Entre os inúmeros epítetos atribuídos à sociedade moderna pelos cientistas sociais (sociedade do cansaço, da transparência, do espetáculo etc.), há um, que pelo seu impacto nas ciências sociais, merce ser destacado, e que foi formulado por Ulrich Beck (1992): a sociedade contemporânea como sociedade de risco.

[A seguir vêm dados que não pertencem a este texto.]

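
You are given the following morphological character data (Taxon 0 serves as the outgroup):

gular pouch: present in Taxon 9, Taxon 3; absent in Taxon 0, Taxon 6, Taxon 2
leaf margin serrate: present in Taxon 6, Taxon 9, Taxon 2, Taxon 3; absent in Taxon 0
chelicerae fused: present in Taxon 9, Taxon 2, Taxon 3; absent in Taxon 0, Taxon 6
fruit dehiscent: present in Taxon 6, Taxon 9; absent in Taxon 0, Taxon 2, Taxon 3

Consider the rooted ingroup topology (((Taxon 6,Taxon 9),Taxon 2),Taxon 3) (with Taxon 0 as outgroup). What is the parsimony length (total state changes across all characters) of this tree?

6

Map each character onto (((Taxon 6,Taxon 9),Taxon 2),Taxon 3) (rooted by Taxon 0) and count the minimum state changes it requires (Fitch parsimony):
gular pouch: 2; leaf margin serrate: 1; chelicerae fused: 2; fruit dehiscent: 1.
Total tree length = 6.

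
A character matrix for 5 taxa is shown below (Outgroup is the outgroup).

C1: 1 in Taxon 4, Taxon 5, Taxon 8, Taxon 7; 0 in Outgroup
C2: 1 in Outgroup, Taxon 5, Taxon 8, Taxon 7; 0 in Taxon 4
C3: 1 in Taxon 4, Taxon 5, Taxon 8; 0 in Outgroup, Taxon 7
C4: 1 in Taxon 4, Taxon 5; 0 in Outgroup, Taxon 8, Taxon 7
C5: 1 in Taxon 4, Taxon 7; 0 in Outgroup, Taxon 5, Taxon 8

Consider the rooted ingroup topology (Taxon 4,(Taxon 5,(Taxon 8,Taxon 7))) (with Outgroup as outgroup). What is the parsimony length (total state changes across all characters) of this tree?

8

Map each character onto (Taxon 4,(Taxon 5,(Taxon 8,Taxon 7))) (rooted by Outgroup) and count the minimum state changes it requires (Fitch parsimony):
C1: 1; C2: 1; C3: 2; C4: 2; C5: 2.
Total tree length = 8.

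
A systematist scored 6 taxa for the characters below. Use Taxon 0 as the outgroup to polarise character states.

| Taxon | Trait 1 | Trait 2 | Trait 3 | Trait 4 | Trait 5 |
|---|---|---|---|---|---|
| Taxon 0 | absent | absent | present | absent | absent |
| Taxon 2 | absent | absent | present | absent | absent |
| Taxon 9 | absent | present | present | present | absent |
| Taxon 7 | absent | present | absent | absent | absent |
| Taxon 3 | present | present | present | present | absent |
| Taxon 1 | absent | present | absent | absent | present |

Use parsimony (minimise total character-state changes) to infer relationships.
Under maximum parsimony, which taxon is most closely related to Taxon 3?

Character polarity is set by the outgroup: the derived state is whichever differs from the outgroup's state, so for Trait 3 the derived state is 'absent', and for the remaining characters it is 'present'.
Trait 1: derived state 'present' in Taxon 3 only — an autapomorphy, so it tells us nothing about relationships among taxa.
Only Taxon 1, Taxon 3, Taxon 7, and Taxon 9 show the derived state 'present' for Trait 2, supporting them as a clade.
Only Taxon 1 and Taxon 7 show the derived state 'absent' for Trait 3, supporting them as a clade.
Trait 4: derived state 'present' in Taxon 3 and Taxon 9 only — synapomorphy for {Taxon 3, Taxon 9}.
Trait 5: derived state 'present' in Taxon 1 only — an autapomorphy, so it tells us nothing about relationships among taxa.
Most parsimonious ingroup topology: (Taxon 2,((Taxon 9,Taxon 3),(Taxon 7,Taxon 1))).
Taxon 3 and Taxon 9 form a cherry on this tree, so they are sister taxa.

Taxon 9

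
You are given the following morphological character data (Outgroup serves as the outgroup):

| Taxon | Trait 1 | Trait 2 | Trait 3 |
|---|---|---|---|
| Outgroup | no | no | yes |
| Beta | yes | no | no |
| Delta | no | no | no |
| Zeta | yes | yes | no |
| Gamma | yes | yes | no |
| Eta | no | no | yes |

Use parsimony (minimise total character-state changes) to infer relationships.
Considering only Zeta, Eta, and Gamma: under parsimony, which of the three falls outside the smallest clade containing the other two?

Character polarity is set by the outgroup: the derived state is whichever differs from the outgroup's state, so for Trait 3 the derived state is 'no', and for the remaining characters it is 'yes'.
Trait 1: derived state 'yes' in Beta, Gamma, and Zeta only — synapomorphy for {Beta, Gamma, Zeta}.
Trait 2: derived state 'yes' in Gamma and Zeta only — synapomorphy for {Gamma, Zeta}.
Trait 3 (derived state 'no') is shared by Beta, Delta, Gamma, and Zeta — a synapomorphy uniting that clade.
Most parsimonious ingroup topology: (((Beta,(Zeta,Gamma)),Delta),Eta).
Zeta and Gamma share a more recent common ancestor with each other than either does with Eta, so Eta is the least closely related of the three.

Eta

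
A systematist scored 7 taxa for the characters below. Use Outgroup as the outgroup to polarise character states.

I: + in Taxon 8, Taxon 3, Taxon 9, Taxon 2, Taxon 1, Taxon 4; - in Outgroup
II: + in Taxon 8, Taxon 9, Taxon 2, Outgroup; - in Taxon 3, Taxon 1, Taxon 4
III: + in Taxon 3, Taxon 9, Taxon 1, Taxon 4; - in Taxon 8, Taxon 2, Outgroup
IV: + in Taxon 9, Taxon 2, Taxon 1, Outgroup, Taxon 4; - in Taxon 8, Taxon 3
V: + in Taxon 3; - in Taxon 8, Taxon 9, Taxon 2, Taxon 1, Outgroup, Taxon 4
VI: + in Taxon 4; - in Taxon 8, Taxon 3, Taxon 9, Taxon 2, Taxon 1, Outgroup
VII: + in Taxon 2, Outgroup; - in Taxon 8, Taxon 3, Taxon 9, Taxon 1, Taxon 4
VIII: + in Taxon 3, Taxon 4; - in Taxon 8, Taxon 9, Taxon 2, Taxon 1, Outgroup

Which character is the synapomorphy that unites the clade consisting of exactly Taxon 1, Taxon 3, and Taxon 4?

Character polarity is set by the outgroup: the derived state is whichever differs from the outgroup's state, so for II, IV, VII the derived state is '-', and for the remaining characters it is '+'.
I (derived state '+') is shared by all ingroup taxa — unites the whole ingroup.
II (derived state '-') is shared by Taxon 1, Taxon 3, and Taxon 4 — a synapomorphy uniting that clade.
Only Taxon 1, Taxon 3, Taxon 4, and Taxon 9 show the derived state '+' for III, supporting them as a clade.
IV (state '-') occurs in Taxon 3 and Taxon 8 but conflicts with the nesting implied by the other characters — most parsimoniously interpreted as homoplasy.
V (derived state '+') is unique to Taxon 3 (autapomorphy; uninformative for grouping).
VI: derived state '+' in Taxon 4 only — an autapomorphy, so it tells us nothing about relationships among taxa.
VII (derived state '-') is shared by Taxon 1, Taxon 3, Taxon 4, Taxon 8, and Taxon 9 — a synapomorphy uniting that clade.
VIII (derived state '+') is shared by Taxon 3 and Taxon 4 — a synapomorphy uniting that clade.
Most parsimonious ingroup topology: ((((Taxon 1,(Taxon 3,Taxon 4)),Taxon 9),Taxon 8),Taxon 2).
The clade {Taxon 1, Taxon 3, Taxon 4} is supported by II: its derived state '-' occurs in exactly those taxa and in no other taxon (including the outgroup).

II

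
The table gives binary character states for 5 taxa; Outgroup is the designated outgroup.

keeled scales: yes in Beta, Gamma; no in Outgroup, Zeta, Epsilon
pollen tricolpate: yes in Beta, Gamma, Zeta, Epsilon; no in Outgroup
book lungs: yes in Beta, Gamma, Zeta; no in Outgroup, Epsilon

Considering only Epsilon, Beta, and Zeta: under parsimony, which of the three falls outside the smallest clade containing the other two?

Epsilon

The outgroup has state 'no' for every character, so 'yes' is the derived state throughout.
keeled scales (derived state 'yes') is shared by Beta and Gamma — a synapomorphy uniting that clade.
All ingroup taxa share the derived state 'yes' for pollen tricolpate; it defines the ingroup but does not resolve relationships within it.
book lungs (derived state 'yes') is shared by Beta, Gamma, and Zeta — a synapomorphy uniting that clade.
Most parsimonious ingroup topology: (Epsilon,((Beta,Gamma),Zeta)).
Beta and Zeta share a more recent common ancestor with each other than either does with Epsilon, so Epsilon is the least closely related of the three.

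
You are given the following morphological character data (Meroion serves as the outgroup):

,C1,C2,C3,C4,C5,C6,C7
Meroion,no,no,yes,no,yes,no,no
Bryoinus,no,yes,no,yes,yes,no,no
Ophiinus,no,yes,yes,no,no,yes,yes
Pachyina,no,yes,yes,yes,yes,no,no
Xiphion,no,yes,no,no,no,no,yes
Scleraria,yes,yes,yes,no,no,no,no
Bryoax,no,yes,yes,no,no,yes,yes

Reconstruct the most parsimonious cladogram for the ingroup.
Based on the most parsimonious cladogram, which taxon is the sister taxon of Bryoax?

Character polarity is set by the outgroup: the derived state is whichever differs from the outgroup's state, so for C3, C5 the derived state is 'no', and for the remaining characters it is 'yes'.
C1: derived state 'yes' in Scleraria only — an autapomorphy, so it tells us nothing about relationships among taxa.
All ingroup taxa share the derived state 'yes' for C2; it defines the ingroup but does not resolve relationships within it.
C3 (state 'no') occurs in Bryoinus and Xiphion but conflicts with the nesting implied by the other characters — most parsimoniously interpreted as homoplasy.
Only Bryoinus and Pachyina show the derived state 'yes' for C4, supporting them as a clade.
Only Bryoax, Ophiinus, Scleraria, and Xiphion show the derived state 'no' for C5, supporting them as a clade.
C6: derived state 'yes' in Bryoax and Ophiinus only — synapomorphy for {Bryoax, Ophiinus}.
C7: derived state 'yes' in Bryoax, Ophiinus, and Xiphion only — synapomorphy for {Bryoax, Ophiinus, Xiphion}.
Most parsimonious ingroup topology: ((Bryoinus,Pachyina),(((Ophiinus,Bryoax),Xiphion),Scleraria)).
Bryoax and Ophiinus form a cherry on this tree, so they are sister taxa.

Ophiinus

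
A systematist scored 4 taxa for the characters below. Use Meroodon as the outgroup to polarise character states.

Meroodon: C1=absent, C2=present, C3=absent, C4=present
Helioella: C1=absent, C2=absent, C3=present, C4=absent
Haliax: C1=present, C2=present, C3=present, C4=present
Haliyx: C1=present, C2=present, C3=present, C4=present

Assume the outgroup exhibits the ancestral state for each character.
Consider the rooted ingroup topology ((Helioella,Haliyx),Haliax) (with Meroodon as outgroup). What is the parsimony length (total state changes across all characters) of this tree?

Map each character onto ((Helioella,Haliyx),Haliax) (rooted by Meroodon) and count the minimum state changes it requires (Fitch parsimony):
C1: 2; C2: 1; C3: 1; C4: 1.
Total tree length = 5.

5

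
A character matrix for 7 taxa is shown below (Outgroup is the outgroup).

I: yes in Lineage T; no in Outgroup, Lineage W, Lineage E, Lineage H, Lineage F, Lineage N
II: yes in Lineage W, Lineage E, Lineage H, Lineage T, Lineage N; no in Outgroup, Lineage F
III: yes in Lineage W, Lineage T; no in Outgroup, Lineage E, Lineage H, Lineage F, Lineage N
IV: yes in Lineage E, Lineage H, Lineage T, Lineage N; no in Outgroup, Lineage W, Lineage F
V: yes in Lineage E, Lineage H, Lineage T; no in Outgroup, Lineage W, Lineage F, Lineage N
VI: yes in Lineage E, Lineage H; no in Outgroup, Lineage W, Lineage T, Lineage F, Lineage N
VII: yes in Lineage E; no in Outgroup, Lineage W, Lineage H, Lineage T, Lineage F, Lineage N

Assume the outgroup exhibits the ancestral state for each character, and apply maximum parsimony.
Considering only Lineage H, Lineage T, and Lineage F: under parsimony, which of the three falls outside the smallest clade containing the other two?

Lineage F

The outgroup has state 'no' for every character, so 'yes' is the derived state throughout.
I (derived state 'yes') is unique to Lineage T (autapomorphy; uninformative for grouping).
II (derived state 'yes') is shared by Lineage E, Lineage H, Lineage N, Lineage T, and Lineage W — a synapomorphy uniting that clade.
III (state 'yes') occurs in Lineage T and Lineage W but conflicts with the nesting implied by the other characters — most parsimoniously interpreted as homoplasy.
IV: derived state 'yes' in Lineage E, Lineage H, Lineage N, and Lineage T only — synapomorphy for {Lineage E, Lineage H, Lineage N, Lineage T}.
Only Lineage E, Lineage H, and Lineage T show the derived state 'yes' for V, supporting them as a clade.
VI: derived state 'yes' in Lineage E and Lineage H only — synapomorphy for {Lineage E, Lineage H}.
VII (derived state 'yes') is unique to Lineage E (autapomorphy; uninformative for grouping).
Most parsimonious ingroup topology: ((Lineage W,(((Lineage E,Lineage H),Lineage T),Lineage N)),Lineage F).
Lineage H and Lineage T share a more recent common ancestor with each other than either does with Lineage F, so Lineage F is the least closely related of the three.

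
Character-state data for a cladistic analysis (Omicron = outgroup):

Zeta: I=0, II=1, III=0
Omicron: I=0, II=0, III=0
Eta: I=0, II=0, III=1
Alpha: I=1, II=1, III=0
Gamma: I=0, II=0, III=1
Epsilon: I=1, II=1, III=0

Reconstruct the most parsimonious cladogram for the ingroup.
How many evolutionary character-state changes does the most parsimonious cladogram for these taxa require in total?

The outgroup has state '0' for every character, so '1' is the derived state throughout.
Only Alpha and Epsilon show the derived state '1' for I, supporting them as a clade.
II (derived state '1') is shared by Alpha, Epsilon, and Zeta — a synapomorphy uniting that clade.
III (derived state '1') is shared by Eta and Gamma — a synapomorphy uniting that clade.
Most parsimonious ingroup topology: ((Zeta,(Alpha,Epsilon)),(Eta,Gamma)).
Changes per character on this tree: I: 1; II: 1; III: 1.
Total = 3.

3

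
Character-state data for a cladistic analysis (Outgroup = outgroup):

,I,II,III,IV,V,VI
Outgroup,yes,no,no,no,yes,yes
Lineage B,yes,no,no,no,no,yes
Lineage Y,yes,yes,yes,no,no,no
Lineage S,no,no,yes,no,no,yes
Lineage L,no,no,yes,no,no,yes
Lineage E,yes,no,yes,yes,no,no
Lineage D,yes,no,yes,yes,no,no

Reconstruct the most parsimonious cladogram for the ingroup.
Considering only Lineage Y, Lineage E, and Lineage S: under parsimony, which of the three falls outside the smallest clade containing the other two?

Character polarity is set by the outgroup: the derived state is whichever differs from the outgroup's state, so for I, V, VI the derived state is 'no', and for the remaining characters it is 'yes'.
I (derived state 'no') is shared by Lineage L and Lineage S — a synapomorphy uniting that clade.
II: derived state 'yes' in Lineage Y only — an autapomorphy, so it tells us nothing about relationships among taxa.
Only Lineage D, Lineage E, Lineage L, Lineage S, and Lineage Y show the derived state 'yes' for III, supporting them as a clade.
IV (derived state 'yes') is shared by Lineage D and Lineage E — a synapomorphy uniting that clade.
V (derived state 'no') is shared by all ingroup taxa — unites the whole ingroup.
Only Lineage D, Lineage E, and Lineage Y show the derived state 'no' for VI, supporting them as a clade.
Most parsimonious ingroup topology: (Lineage B,((Lineage Y,(Lineage E,Lineage D)),(Lineage S,Lineage L))).
Lineage E and Lineage Y share a more recent common ancestor with each other than either does with Lineage S, so Lineage S is the least closely related of the three.

Lineage S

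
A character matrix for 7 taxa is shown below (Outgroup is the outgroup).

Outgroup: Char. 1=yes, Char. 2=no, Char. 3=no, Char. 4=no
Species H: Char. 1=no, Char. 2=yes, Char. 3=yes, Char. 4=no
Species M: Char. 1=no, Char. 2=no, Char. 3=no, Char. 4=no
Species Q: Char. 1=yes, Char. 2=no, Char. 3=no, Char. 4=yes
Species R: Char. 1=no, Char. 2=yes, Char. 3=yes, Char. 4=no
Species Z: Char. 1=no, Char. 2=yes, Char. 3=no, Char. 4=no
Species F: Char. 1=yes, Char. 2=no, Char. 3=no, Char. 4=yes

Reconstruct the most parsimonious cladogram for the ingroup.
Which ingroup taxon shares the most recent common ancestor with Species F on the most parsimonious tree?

Character polarity is set by the outgroup: the derived state is whichever differs from the outgroup's state, so for Char. 1 the derived state is 'no', and for the remaining characters it is 'yes'.
Char. 1 (derived state 'no') is shared by Species H, Species M, Species R, and Species Z — a synapomorphy uniting that clade.
Char. 2: derived state 'yes' in Species H, Species R, and Species Z only — synapomorphy for {Species H, Species R, Species Z}.
Char. 3 (derived state 'yes') is shared by Species H and Species R — a synapomorphy uniting that clade.
Char. 4: derived state 'yes' in Species F and Species Q only — synapomorphy for {Species F, Species Q}.
Most parsimonious ingroup topology: ((((Species H,Species R),Species Z),Species M),(Species Q,Species F)).
Species F and Species Q form a cherry on this tree, so they are sister taxa.

Species Q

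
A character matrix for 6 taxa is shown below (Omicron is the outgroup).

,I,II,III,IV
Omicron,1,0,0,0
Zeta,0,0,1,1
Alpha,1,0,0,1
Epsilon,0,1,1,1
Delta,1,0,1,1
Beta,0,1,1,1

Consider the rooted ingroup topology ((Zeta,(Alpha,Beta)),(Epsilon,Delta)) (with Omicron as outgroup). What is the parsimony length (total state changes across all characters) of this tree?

Map each character onto ((Zeta,(Alpha,Beta)),(Epsilon,Delta)) (rooted by Omicron) and count the minimum state changes it requires (Fitch parsimony):
I: 3; II: 2; III: 2; IV: 1.
Total tree length = 8.

8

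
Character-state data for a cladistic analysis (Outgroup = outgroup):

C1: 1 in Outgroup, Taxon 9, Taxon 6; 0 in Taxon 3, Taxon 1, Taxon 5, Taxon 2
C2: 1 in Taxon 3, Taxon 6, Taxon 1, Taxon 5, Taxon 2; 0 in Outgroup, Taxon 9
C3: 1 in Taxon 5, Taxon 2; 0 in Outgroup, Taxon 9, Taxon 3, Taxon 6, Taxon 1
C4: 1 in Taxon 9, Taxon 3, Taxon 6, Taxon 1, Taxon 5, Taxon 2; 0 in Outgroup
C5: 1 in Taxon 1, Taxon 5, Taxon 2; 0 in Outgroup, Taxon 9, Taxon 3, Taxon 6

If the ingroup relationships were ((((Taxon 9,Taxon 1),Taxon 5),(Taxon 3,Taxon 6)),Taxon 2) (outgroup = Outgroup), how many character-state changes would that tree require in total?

11

Map each character onto ((((Taxon 9,Taxon 1),Taxon 5),(Taxon 3,Taxon 6)),Taxon 2) (rooted by Outgroup) and count the minimum state changes it requires (Fitch parsimony):
C1: 3; C2: 2; C3: 2; C4: 1; C5: 3.
Total tree length = 11.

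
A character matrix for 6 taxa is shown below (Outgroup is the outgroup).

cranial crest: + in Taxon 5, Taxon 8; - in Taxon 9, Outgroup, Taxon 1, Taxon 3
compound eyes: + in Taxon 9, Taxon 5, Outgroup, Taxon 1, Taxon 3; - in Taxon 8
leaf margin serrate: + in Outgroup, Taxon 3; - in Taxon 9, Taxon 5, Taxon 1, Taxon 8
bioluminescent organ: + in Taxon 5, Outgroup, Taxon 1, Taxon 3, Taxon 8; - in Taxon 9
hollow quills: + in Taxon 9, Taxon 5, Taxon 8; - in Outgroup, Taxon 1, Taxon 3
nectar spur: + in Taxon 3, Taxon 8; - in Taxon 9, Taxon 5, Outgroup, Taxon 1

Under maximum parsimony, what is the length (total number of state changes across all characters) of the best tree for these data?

Character polarity is set by the outgroup: the derived state is whichever differs from the outgroup's state, so for compound eyes, leaf margin serrate, bioluminescent organ the derived state is '-', and for the remaining characters it is '+'.
cranial crest: derived state '+' in Taxon 5 and Taxon 8 only — synapomorphy for {Taxon 5, Taxon 8}.
compound eyes (derived state '-') is unique to Taxon 8 (autapomorphy; uninformative for grouping).
leaf margin serrate (derived state '-') is shared by Taxon 1, Taxon 5, Taxon 8, and Taxon 9 — a synapomorphy uniting that clade.
bioluminescent organ: derived state '-' in Taxon 9 only — an autapomorphy, so it tells us nothing about relationships among taxa.
hollow quills: derived state '+' in Taxon 5, Taxon 8, and Taxon 9 only — synapomorphy for {Taxon 5, Taxon 8, Taxon 9}.
nectar spur groups Taxon 3 and Taxon 8, which is incompatible with the clades supported by the remaining characters; treating it as convergent (homoplasy) costs fewer steps than any alternative tree.
Most parsimonious ingroup topology: ((((Taxon 5,Taxon 8),Taxon 9),Taxon 1),Taxon 3).
Changes per character on this tree: cranial crest: 1; compound eyes: 1; leaf margin serrate: 1; bioluminescent organ: 1; hollow quills: 1; nectar spur: 2.
Total = 7.

7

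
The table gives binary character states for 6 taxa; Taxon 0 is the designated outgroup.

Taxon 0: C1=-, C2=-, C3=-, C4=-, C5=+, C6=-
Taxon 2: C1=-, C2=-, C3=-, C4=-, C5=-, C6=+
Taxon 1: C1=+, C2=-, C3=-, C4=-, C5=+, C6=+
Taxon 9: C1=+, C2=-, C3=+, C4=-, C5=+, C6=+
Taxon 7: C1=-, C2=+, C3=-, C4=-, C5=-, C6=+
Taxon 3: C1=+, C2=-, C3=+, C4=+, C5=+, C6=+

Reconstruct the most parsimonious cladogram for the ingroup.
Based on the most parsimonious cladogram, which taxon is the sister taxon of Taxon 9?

Character polarity is set by the outgroup: the derived state is whichever differs from the outgroup's state, so for C5 the derived state is '-', and for the remaining characters it is '+'.
C1: derived state '+' in Taxon 1, Taxon 3, and Taxon 9 only — synapomorphy for {Taxon 1, Taxon 3, Taxon 9}.
C2: derived state '+' in Taxon 7 only — an autapomorphy, so it tells us nothing about relationships among taxa.
C3 (derived state '+') is shared by Taxon 3 and Taxon 9 — a synapomorphy uniting that clade.
C4 (derived state '+') is unique to Taxon 3 (autapomorphy; uninformative for grouping).
C5: derived state '-' in Taxon 2 and Taxon 7 only — synapomorphy for {Taxon 2, Taxon 7}.
C6 (derived state '+') is shared by all ingroup taxa — unites the whole ingroup.
Most parsimonious ingroup topology: ((Taxon 2,Taxon 7),(Taxon 1,(Taxon 9,Taxon 3))).
Taxon 9 and Taxon 3 form a cherry on this tree, so they are sister taxa.

Taxon 3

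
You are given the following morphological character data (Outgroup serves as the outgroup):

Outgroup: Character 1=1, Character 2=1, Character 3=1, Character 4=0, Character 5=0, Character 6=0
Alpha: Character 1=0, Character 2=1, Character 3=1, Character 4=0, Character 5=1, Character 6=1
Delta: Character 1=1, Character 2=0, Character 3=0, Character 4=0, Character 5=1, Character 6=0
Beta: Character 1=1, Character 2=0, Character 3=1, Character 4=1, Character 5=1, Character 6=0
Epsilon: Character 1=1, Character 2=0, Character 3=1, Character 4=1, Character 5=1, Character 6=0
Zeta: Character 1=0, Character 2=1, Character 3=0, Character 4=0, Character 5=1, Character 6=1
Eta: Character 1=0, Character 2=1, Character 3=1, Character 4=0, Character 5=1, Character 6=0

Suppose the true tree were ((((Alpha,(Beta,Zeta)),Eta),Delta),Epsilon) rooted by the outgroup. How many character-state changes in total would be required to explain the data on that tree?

Map each character onto ((((Alpha,(Beta,Zeta)),Eta),Delta),Epsilon) (rooted by Outgroup) and count the minimum state changes it requires (Fitch parsimony):
Character 1: 2; Character 2: 3; Character 3: 2; Character 4: 2; Character 5: 1; Character 6: 2.
Total tree length = 12.

12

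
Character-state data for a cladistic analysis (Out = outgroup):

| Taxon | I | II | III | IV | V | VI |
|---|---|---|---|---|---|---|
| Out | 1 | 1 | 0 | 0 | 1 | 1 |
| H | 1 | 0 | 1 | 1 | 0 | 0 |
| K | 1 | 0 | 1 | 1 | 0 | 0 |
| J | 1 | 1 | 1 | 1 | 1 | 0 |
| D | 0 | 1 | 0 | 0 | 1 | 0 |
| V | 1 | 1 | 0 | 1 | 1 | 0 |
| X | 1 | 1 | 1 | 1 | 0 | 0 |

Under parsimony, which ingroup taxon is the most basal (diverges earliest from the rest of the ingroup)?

D

Character polarity is set by the outgroup: the derived state is whichever differs from the outgroup's state, so for I, II, V, VI the derived state is '0', and for the remaining characters it is '1'.
I (derived state '0') is unique to D (autapomorphy; uninformative for grouping).
II: derived state '0' in H and K only — synapomorphy for {H, K}.
III: derived state '1' in H, J, K, and X only — synapomorphy for {H, J, K, X}.
IV (derived state '1') is shared by H, J, K, V, and X — a synapomorphy uniting that clade.
V: derived state '0' in H, K, and X only — synapomorphy for {H, K, X}.
VI (derived state '0') is shared by all ingroup taxa — unites the whole ingroup.
Most parsimonious ingroup topology: (((((H,K),X),J),V),D).
D is sister to the clade containing all other ingroup taxa, so it is the earliest-diverging (most basal) ingroup lineage.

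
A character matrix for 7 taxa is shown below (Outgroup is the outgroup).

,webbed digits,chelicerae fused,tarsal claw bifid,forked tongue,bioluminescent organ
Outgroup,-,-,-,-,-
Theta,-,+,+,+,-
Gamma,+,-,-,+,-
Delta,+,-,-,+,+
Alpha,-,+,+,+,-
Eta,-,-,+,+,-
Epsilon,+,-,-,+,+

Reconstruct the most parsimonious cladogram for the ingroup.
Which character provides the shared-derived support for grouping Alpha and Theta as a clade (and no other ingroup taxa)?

chelicerae fused

The outgroup has state '-' for every character, so '+' is the derived state throughout.
webbed digits: derived state '+' in Delta, Epsilon, and Gamma only — synapomorphy for {Delta, Epsilon, Gamma}.
Only Alpha and Theta show the derived state '+' for chelicerae fused, supporting them as a clade.
tarsal claw bifid (derived state '+') is shared by Alpha, Eta, and Theta — a synapomorphy uniting that clade.
All ingroup taxa share the derived state '+' for forked tongue; it defines the ingroup but does not resolve relationships within it.
bioluminescent organ (derived state '+') is shared by Delta and Epsilon — a synapomorphy uniting that clade.
Most parsimonious ingroup topology: (((Theta,Alpha),Eta),(Gamma,(Delta,Epsilon))).
The clade {Alpha, Theta} is supported by chelicerae fused: its derived state '+' occurs in exactly those taxa and in no other taxon (including the outgroup).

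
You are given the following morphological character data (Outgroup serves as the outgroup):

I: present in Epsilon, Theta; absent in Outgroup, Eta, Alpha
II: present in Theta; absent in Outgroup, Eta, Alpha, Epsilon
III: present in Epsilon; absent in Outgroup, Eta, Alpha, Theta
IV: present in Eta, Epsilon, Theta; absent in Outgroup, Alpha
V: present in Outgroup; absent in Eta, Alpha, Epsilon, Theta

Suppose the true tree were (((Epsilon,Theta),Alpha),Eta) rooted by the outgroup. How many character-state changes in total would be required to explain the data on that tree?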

Foi bastante comum, o humano, no percurso da sua existência, atribuir a causa do perigo a entidades sobrenaturais como deus, seja este o deus bíblico ou o Zeus homérico. Mas a noção de risco alterou este retrato: este conceito conota a tomada de decisão e o agente ativo e controlador do meio. Falar de risco engloba o cálculo do incalculável e a colonização do futuro. Neste sentido, o risco é uma das narrativas mestras na primeira modernidade. Na europa esta marcha culminou com o desenvolvimento do Estado Social. Mas uma sociedade de risco tem o seu avesso, que é o risco incontrolável.
Desde o século XIX que as transformações furiosas no âmbito da indústria e da tecnologia têm abalado o domínio das práticas tradicionais como a agricultura e as artes manuais, iniciando a sociedade numa segunda etapa da modernidade, onde não é o risco quantitativo que aumenta, mas sim a responsabilidade social que as instituições e os atores sociais devem assumir perante os riscos sociais que geraram com a progressão tecnológica – como a energia nuclear, as biotecnologias ou as nanotecnologias -, e que estão numa relação de superioridade face aos desastres naturais. Percorrendo esta linha de pensamento alcança-se Chernobyl, o aquecimento global, a doença das vacas loucas, o debate sobre o genoma humano, ou o 11 de Setembro de 2001.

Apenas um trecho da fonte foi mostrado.